Fomenkos fordern daher, daß als unzweifelhafte Eigenschaften einerseits solche zählen müssen, die einen Autor oder einer kleinen Gruppe gleicher Autoren gemeinsam sind, und daß sie andererseits bei anderen Autoren nicht in gleicher Weise wiederkehren dürfen. Als unbrauchbar scheiden sofort alle jene Wörter und Satzbildungen aus, die ein Dichter bewußt wählt, um seinem Stil eine besondere Note zu verleihen. Nur unbewußte Charakteristika kommen für die Beurteilung in Betracht. Für die Untersuchung müssen zwecks Abgrenzung außerdem eine große Anzahl von Werken verschiedener Autoren oder Gruppen zur Verfügung stehen.

Eine völlige Auswertung aller literarischen Texte, die in Frage kommen, war seinerzeit eine arbeitsmäßige Unmöglichkeit, deshalb mußte ferner noch eine statistisch verwertbare Methode der Beispiel-Auswahl angewandt werden, die möglichst gleichbleibend durchführbar sei. Mit den damals noch nicht so weit entwickelten technischen Fähigkeiten computergestützter Analysen ist diese Vorsichtsmaßnahme verständlich, dürfte aber heute eine weit geringere Rolle spielen. Natürlich stehen einem Autor heute, wenn er sich "verstecken" will, dieselben Computerdienste zur Verfügung, weshalb sich wie immer mit dem technischen Fortschritt auch die Notausgänge und Schlupflöcher in gleichem Maße vervielfältigen, wie man glaubt, sie einschränken zu können. Da ich nur im Sinn habe, die Methode für unsere geschichtliche Analyse, besonders bezüglich der Renaissance-Autoren, anwendbar zu machen, ist diese Überlegung für uns allerdings belanglos.

Die Fomenkos wandten ihre Untersuchung zwecks Nutzbarmachung der Methode für einen erstaunlich weiten Bereich von russischen Literaturwerken an, beginnend im 18. Jh. mit sechs Autoren (von Tschulkow bis Krylow), im 19. Jh. mit neun Dichtern von Gogol bis Tolstoi und im 20. Jh. mit weiteren acht von Gorky bis Scholochow. Eine der wichtigen Erkenntnisse war, daß ab einer ausreichenden Menge von Wörtern, hier 16.000, eine signifikante Häufigkeit ihrer Verwendung als Kurve erkennbar gemacht werden konnte. Aus einer Liste von neun untersuchten Eigenheiten ergab sich schließlich, daß nur eine Gruppe tatsächlich als Invariante nutzbar zu machen war, während die anderen höchstens in ihrer Kombination gewisse Aussagen zuließen. Diese Invariante betrifft die "kleinen" Wörtchen, besonders die Häufigkeit der im Russischen sehr wichtigen "in" und "nicht".

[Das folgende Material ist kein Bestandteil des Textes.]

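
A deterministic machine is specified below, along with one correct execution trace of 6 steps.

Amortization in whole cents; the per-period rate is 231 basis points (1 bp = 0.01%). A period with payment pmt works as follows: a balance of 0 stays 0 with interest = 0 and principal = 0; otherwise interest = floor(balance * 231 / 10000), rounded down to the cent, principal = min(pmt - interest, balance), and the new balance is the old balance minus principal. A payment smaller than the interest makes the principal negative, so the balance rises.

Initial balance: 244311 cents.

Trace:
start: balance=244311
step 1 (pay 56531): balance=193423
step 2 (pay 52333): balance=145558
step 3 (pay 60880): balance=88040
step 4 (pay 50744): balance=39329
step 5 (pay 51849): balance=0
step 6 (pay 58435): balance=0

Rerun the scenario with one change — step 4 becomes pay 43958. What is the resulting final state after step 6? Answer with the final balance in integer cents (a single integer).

0

(re-executing from step 4 with the substitution; state before step 4: balance=88040)
step 4 (pay 43958): balance=46115
step 5 (pay 51849): balance=0
step 6 (pay 58435): balance=0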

Tatsächlich zeigen die beiden Autoren mit mathematischer Sicherheit, daß Scholochow nicht den "Stillen Don" geschrieben haben kann, und auch, daß es möglicherweise sein Zeitgenosse Fjodor D. Krjukow gewesen sein könnte, der damals in Rußland noch weitgehend unbekannt war und von dem nicht ausreichend Textmaterial zwecks Analyse zur Verfügung stand. Sie stützen damit den seit Solschenizyns Veröffentlichung eines anonymen Werkes 1974 in Paris ausgesprochenen Verdacht, daß Krjukow den „Stillen Don“ geschrieben habe, was weiter durch ein gefilmtes Interview mit Scholochow 1975 erhärtet wurde (erläutert in Corino (Hrg.) „Gefälscht!“ (Eichborn 1990), in einem Beitrag von Christa Grewe-Volpp).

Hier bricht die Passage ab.